President of the Whale Sanctuary Project
Since the release of the popular documentary Blackfish, of which Dr. Marino was featured, the public has become more aware of the welfare issues that plague captive whales and dolphins.
As more research surfaces showing the stress captive animals face when living in zoos and aquariums, many animal activists believe captive whales and dolphins should be moved to a seaside sanctuary where these animals can retire from captivity. This Common Hour Presentation focuses on the scientific evidence for why whales and dolphins should not be kept in captivity and how they would instead benefit from the creation of a seaside sanctuary.

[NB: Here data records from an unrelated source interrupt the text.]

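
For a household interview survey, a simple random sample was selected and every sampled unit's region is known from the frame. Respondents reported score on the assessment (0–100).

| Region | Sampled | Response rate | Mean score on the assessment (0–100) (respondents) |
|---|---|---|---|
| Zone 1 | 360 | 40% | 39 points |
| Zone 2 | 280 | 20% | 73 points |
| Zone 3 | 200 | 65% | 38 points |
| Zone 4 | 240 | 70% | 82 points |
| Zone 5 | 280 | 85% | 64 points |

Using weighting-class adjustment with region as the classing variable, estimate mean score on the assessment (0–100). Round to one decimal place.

58.6

With weight = n_sampled/n_responded per class, the weighted class total is n_sampled:
  Zone 1: 360 × 39 = 14,040
  Zone 2: 280 × 73 = 20,440
  Zone 3: 200 × 38 = 7600
  Zone 4: 240 × 82 = 19,680
  Zone 5: 280 × 64 = 17,920
Adjusted estimate = 79,680 / 1,360 = 58.5882 → 58.6.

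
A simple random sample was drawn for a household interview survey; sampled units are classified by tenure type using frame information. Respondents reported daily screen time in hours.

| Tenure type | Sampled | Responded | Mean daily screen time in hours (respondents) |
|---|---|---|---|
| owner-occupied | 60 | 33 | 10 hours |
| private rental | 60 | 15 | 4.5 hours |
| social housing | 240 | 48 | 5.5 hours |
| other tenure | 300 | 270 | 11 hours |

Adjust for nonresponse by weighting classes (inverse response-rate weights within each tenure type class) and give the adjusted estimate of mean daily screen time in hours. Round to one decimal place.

Response rates by class: owner-occupied 33/60 = 55%, private rental 15/60 = 25%, social housing 48/240 = 20%, other tenure 270/300 = 90%.
With weight = n_sampled/n_responded per class, the weighted class total is n_sampled:
  owner-occupied: 60 × 10 = 600
  private rental: 60 × 4.5 = 270
  social housing: 240 × 5.5 = 1320
  other tenure: 300 × 11 = 3300
Adjusted estimate = 5490 / 660 = 8.31818 → 8.3.

8.3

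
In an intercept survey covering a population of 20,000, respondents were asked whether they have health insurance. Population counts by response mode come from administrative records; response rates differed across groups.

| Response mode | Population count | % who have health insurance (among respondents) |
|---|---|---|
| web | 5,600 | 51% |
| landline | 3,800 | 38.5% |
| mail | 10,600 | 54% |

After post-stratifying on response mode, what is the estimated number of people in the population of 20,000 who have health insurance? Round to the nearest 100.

Each cell contributes its population count × the respondent rate:
  web: 5,600 × 51% = 2856
  landline: 3,800 × 38.5% = 1463
  mail: 10,600 × 54% = 5724
Estimated total = 10,043 → 10,000.

10,000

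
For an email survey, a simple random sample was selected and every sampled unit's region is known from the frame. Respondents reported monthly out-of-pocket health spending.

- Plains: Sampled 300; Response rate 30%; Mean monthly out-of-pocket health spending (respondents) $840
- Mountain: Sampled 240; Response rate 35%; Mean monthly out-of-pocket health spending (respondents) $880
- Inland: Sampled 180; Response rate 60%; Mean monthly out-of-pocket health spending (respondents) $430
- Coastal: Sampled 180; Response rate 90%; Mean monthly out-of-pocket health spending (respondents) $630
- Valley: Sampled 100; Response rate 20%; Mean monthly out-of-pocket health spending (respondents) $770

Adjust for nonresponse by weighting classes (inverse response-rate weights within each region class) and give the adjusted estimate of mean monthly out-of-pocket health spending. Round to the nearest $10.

Each respondent's weight = sampled/responded in their class; summing within a class gives n_sampled, so:
  Plains: 300 × 840 = 252,000
  Mountain: 240 × 880 = 211,200
  Inland: 180 × 430 = 77,400
  Coastal: 180 × 630 = 113,400
  Valley: 100 × 770 = 77,000
Adjusted estimate = 731,000 / 1,000 = 731 → $730.

$730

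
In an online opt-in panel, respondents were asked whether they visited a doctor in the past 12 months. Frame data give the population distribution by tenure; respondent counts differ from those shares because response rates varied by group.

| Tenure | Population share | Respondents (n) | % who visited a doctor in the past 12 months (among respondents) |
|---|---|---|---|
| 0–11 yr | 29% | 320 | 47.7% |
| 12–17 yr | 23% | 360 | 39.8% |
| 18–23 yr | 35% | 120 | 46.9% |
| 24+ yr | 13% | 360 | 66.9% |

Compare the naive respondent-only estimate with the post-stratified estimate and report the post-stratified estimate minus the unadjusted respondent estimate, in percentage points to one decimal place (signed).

Naive respondent-only estimate (weights = respondent counts):
  (320/1160)×47.7 + (360/1160)×39.8 + (120/1160)×46.9 + (360/1160)×66.9 = 51.1241%
Post-stratifying to population shares instead:
  0.29×47.7 + 0.23×39.8 + 0.35×46.9 + 0.13×66.9 = 48.099%
Difference = 48.099 − 51.1241 = -3.0251 pp.

-3.0 percentage points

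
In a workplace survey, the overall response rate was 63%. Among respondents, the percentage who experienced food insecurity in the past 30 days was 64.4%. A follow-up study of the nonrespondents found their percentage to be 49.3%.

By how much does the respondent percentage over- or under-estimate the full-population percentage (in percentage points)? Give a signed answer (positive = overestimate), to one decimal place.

+5.6 percentage points

Nonresponse fraction = 1 − 0.63 = 0.37.
Bias = (nonresponse fraction) × (respondent percentage − nonrespondent percentage)
     = 0.37 × (64.4 − 49.3) = 0.37 × 15.1 = 5.587.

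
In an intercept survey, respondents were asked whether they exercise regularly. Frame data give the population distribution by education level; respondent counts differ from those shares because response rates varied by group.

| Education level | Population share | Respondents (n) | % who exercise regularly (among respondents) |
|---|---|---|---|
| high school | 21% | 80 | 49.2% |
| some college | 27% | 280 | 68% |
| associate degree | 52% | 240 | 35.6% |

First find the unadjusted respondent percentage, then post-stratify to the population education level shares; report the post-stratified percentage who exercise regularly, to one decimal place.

47.2%

Naive respondent-only estimate (weights = respondent counts):
  (80/600)×49.2 + (280/600)×68 + (240/600)×35.6 = 52.5333%
Post-stratified estimate weights by population shares:
  0.21×49.2 + 0.27×68 + 0.52×35.6 = 47.204%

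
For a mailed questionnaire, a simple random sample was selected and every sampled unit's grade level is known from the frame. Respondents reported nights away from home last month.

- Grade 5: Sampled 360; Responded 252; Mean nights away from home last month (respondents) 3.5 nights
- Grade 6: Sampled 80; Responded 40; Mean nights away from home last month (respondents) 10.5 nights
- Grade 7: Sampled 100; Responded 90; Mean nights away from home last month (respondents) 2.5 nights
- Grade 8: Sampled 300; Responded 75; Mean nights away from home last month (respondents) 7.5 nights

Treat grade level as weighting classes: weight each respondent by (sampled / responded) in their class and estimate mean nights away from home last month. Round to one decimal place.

Response rates by class: Grade 5 252/360 = 70%, Grade 6 40/80 = 50%, Grade 7 90/100 = 90%, Grade 8 75/300 = 25%.
Inverse-response-rate weighting restores each class to its sampled count, so class totals weight by n_sampled:
  Grade 5: 360 × 3.5 = 1260
  Grade 6: 80 × 10.5 = 840
  Grade 7: 100 × 2.5 = 250
  Grade 8: 300 × 7.5 = 2250
Adjusted estimate = 4600 / 840 = 5.47619 → 5.5.

5.5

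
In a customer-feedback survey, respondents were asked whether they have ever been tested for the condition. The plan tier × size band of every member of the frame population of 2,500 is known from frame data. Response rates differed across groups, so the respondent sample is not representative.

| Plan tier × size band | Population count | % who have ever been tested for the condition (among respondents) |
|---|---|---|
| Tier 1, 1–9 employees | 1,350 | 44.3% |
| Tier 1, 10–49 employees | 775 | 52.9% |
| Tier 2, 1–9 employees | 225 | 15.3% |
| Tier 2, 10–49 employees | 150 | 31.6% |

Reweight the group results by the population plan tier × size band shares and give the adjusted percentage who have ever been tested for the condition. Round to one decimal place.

Post-stratification weights by population share, not respondent share:
  Tier 1, 1–9 employees: (1,350/2,500) × 44.3 = 23.922
  Tier 1, 10–49 employees: (775/2,500) × 52.9 = 16.399
  Tier 2, 1–9 employees: (225/2,500) × 15.3 = 1.377
  Tier 2, 10–49 employees: (150/2,500) × 31.6 = 1.896
Post-stratified estimate = 43.594 → 43.6%.

43.6%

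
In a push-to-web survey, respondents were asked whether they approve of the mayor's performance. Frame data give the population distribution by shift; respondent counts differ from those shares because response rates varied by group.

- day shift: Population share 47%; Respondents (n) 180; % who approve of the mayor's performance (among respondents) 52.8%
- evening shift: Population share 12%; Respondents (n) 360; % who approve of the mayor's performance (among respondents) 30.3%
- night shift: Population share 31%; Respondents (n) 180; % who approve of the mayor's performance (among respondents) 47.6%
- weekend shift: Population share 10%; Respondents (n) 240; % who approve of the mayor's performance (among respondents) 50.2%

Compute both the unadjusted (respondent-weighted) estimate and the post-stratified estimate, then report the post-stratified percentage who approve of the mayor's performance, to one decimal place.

Unadjusted (pooled respondent) estimate weights by respondent counts:
  (180/960)×52.8 + (360/960)×30.3 + (180/960)×47.6 + (240/960)×50.2 = 42.7375%
Reweighting by population shift shares:
  0.47×52.8 + 0.12×30.3 + 0.31×47.6 + 0.1×50.2 = 48.228%

48.2%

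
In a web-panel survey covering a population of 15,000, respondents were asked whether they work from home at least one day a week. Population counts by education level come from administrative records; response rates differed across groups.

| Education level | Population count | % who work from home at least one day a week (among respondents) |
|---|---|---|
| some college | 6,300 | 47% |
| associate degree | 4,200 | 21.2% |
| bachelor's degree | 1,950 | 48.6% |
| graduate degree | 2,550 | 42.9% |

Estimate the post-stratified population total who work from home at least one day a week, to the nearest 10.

5,890

Estimated count per cell = population count × respondent percentage:
  some college: 6,300 × 47% = 2961
  associate degree: 4,200 × 21.2% = 890.4
  bachelor's degree: 1,950 × 48.6% = 947.7
  graduate degree: 2,550 × 42.9% = 1093.95
Estimated total = 5893.05 → 5,890.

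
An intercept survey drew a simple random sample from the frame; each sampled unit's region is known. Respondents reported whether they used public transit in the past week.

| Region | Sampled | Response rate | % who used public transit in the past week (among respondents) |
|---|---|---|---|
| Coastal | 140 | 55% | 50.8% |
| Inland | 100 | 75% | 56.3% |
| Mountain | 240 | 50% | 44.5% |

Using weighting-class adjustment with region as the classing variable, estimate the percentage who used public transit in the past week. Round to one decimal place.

48.8%

Inverse-response-rate weighting restores each class to its sampled count, so class totals weight by n_sampled:
  Coastal: 140 × 50.8 = 7112
  Inland: 100 × 56.3 = 5630
  Mountain: 240 × 44.5 = 10,680
Adjusted estimate = 23,422 / 480 = 48.7958 → 48.8%.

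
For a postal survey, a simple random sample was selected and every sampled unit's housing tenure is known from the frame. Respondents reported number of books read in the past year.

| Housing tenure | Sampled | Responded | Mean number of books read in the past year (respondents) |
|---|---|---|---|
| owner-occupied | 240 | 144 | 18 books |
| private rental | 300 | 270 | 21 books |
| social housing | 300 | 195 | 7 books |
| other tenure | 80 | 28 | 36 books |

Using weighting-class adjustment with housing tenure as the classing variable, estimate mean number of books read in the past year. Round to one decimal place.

17.0

Class response rates: owner-occupied 144/240 = 60%, private rental 270/300 = 90%, social housing 195/300 = 65%, other tenure 28/80 = 35%.
Weighting each respondent by the inverse class response rate inflates each class back to its sampled size, so the class weight is n_sampled:
  owner-occupied: 240 × 18 = 4320
  private rental: 300 × 21 = 6300
  social housing: 300 × 7 = 2100
  other tenure: 80 × 36 = 2880
Adjusted estimate = 15,600 / 920 = 16.9565 → 17.0.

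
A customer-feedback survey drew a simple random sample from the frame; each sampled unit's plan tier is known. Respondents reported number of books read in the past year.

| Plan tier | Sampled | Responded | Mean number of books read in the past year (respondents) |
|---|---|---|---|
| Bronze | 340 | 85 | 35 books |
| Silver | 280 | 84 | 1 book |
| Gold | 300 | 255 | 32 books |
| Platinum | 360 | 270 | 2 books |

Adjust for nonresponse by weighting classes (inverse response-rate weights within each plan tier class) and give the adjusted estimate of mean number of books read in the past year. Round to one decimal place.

17.6

Class response rates: Bronze 85/340 = 25%, Silver 84/280 = 30%, Gold 255/300 = 85%, Platinum 270/360 = 75%.
Weighting each respondent by the inverse class response rate inflates each class back to its sampled size, so the class weight is n_sampled:
  Bronze: 340 × 35 = 11,900
  Silver: 280 × 1 = 280
  Gold: 300 × 32 = 9600
  Platinum: 360 × 2 = 720
Adjusted estimate = 22,500 / 1,280 = 17.5781 → 17.6.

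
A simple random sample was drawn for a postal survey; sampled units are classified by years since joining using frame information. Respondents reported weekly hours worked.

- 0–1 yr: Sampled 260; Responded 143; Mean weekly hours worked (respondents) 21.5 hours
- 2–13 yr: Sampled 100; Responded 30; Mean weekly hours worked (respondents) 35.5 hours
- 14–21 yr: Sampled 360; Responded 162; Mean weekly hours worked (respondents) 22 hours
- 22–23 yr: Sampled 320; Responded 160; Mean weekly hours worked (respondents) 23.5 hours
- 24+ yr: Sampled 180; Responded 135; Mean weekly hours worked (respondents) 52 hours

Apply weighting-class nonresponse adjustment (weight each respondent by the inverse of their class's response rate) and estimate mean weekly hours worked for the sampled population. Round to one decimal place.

27.8

Response rates by class: 0–1 yr 143/260 = 55%, 2–13 yr 30/100 = 30%, 14–21 yr 162/360 = 45%, 22–23 yr 160/320 = 50%, 24+ yr 135/180 = 75%.
With weight = n_sampled/n_responded per class, the weighted class total is n_sampled:
  0–1 yr: 260 × 21.5 = 5590
  2–13 yr: 100 × 35.5 = 3550
  14–21 yr: 360 × 22 = 7920
  22–23 yr: 320 × 23.5 = 7520
  24+ yr: 180 × 52 = 9360
Adjusted estimate = 33,940 / 1,220 = 27.8197 → 27.8.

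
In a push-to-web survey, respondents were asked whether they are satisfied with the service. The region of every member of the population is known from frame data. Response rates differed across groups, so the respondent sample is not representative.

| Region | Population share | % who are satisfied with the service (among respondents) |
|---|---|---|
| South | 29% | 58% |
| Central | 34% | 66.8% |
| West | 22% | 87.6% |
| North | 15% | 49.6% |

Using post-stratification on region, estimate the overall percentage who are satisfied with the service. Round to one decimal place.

Each cell contributes population-share × respondent value:
  South: 0.29 × 58 = 16.82
  Central: 0.34 × 66.8 = 22.712
  West: 0.22 × 87.6 = 19.272
  North: 0.15 × 49.6 = 7.44
Post-stratified estimate = 66.244 → 66.2%.

66.2%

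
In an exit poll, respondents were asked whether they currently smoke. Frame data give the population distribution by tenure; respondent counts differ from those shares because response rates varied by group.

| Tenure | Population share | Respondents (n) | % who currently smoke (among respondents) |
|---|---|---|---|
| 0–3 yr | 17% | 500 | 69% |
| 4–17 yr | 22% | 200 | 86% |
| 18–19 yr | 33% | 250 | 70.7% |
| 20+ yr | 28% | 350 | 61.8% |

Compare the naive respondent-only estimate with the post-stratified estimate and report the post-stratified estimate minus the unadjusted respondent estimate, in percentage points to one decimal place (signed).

Without adjustment, the pooled respondent share is:
  (500/1300)×69 + (200/1300)×86 + (250/1300)×70.7 + (350/1300)×61.8 = 70.0038%
Post-stratifying to population shares instead:
  0.17×69 + 0.22×86 + 0.33×70.7 + 0.28×61.8 = 71.285%
Difference = 71.285 − 70.0038 = 1.2812 pp.

+1.3 percentage points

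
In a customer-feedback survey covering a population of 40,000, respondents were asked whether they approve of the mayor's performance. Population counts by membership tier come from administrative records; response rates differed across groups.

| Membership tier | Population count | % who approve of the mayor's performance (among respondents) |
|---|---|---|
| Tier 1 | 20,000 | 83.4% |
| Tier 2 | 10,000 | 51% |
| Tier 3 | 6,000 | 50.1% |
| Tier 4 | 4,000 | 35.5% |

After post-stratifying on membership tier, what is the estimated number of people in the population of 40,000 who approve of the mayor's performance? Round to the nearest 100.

26,200

Apply each group's respondent rate to its population count:
  Tier 1: 20,000 × 83.4% = 16,680
  Tier 2: 10,000 × 51% = 5100
  Tier 3: 6,000 × 50.1% = 3006
  Tier 4: 4,000 × 35.5% = 1420
Estimated total = 26,206 → 26,200.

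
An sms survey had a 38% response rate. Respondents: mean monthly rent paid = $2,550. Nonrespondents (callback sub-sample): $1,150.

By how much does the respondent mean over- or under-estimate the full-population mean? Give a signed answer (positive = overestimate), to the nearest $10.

Nonresponse fraction = 1 − 0.38 = 0.62.
Bias = (nonresponse fraction) × (respondent mean − nonrespondent mean)
     = 0.62 × (2550 − 1150) = 0.62 × 1400 = 868.

+$870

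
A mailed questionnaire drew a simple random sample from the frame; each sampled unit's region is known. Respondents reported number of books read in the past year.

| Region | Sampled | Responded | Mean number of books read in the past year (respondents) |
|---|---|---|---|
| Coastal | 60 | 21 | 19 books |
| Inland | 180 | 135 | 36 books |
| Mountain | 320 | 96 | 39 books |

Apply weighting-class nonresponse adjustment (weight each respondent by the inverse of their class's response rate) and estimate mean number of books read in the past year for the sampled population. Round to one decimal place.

Response rates by class: Coastal 21/60 = 35%, Inland 135/180 = 75%, Mountain 96/320 = 30%.
With weight = n_sampled/n_responded per class, the weighted class total is n_sampled:
  Coastal: 60 × 19 = 1140
  Inland: 180 × 36 = 6480
  Mountain: 320 × 39 = 12,480
Adjusted estimate = 20,100 / 560 = 35.8929 → 35.9.

35.9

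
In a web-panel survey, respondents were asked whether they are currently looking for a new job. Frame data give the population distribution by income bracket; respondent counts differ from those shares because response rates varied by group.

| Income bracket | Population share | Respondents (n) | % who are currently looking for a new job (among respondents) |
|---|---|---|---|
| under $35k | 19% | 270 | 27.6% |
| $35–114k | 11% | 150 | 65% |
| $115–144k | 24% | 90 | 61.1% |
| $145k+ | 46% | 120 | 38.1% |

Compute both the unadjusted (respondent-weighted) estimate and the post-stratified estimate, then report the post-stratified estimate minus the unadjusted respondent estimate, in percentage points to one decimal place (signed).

Naive respondent-only estimate (weights = respondent counts):
  (270/630)×27.6 + (150/630)×65 + (90/630)×61.1 + (120/630)×38.1 = 43.2905%
Reweighting by population income bracket shares:
  0.19×27.6 + 0.11×65 + 0.24×61.1 + 0.46×38.1 = 44.584%
Difference = 44.584 − 43.2905 = 1.2935 pp.

+1.3 percentage points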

Dr. Marino has spent the past 18 years at Emory University in Atlanta, Georgia, as a professor of biopsychology, studying the behavior of captive dolphins. She founded the Kimmela Center for Animal Advocacy, which aims to bridge the gap between such scientific research and animal advocacy. Marino is internationally known for her work on the evolution of the brain and intelligence in dolphins and whales and comparisons to primates. In 2001 she co-authored a ground-breaking study offering the first conclusive evidence for mirror self-recognition in bottlenose dolphins, after which she decided against further research with captive animals.
She has published over 100 empirical and review papers on dolphin and primate brain evolution and behavior, and human-nonhuman animal relationships, including the psychological and philosophical bases of animal exploitation and, more specifically, critiques of dolphin assisted therapy and other captivity issues. Marino’s latest work as President of The Whale Sanctuary Project aims to establish a permanent seaside sanctuary for captive cetaceans where they can live out the rest of their lives in an enclosure which closely matches their natural environment.
This event was proposed by sophomore Corey Kreidler and is sponsored by the Center for the Sustainable Environment, Psychology Department, Public Policy Program, Brooks College House, and the Biological Foundations of Behavior Program.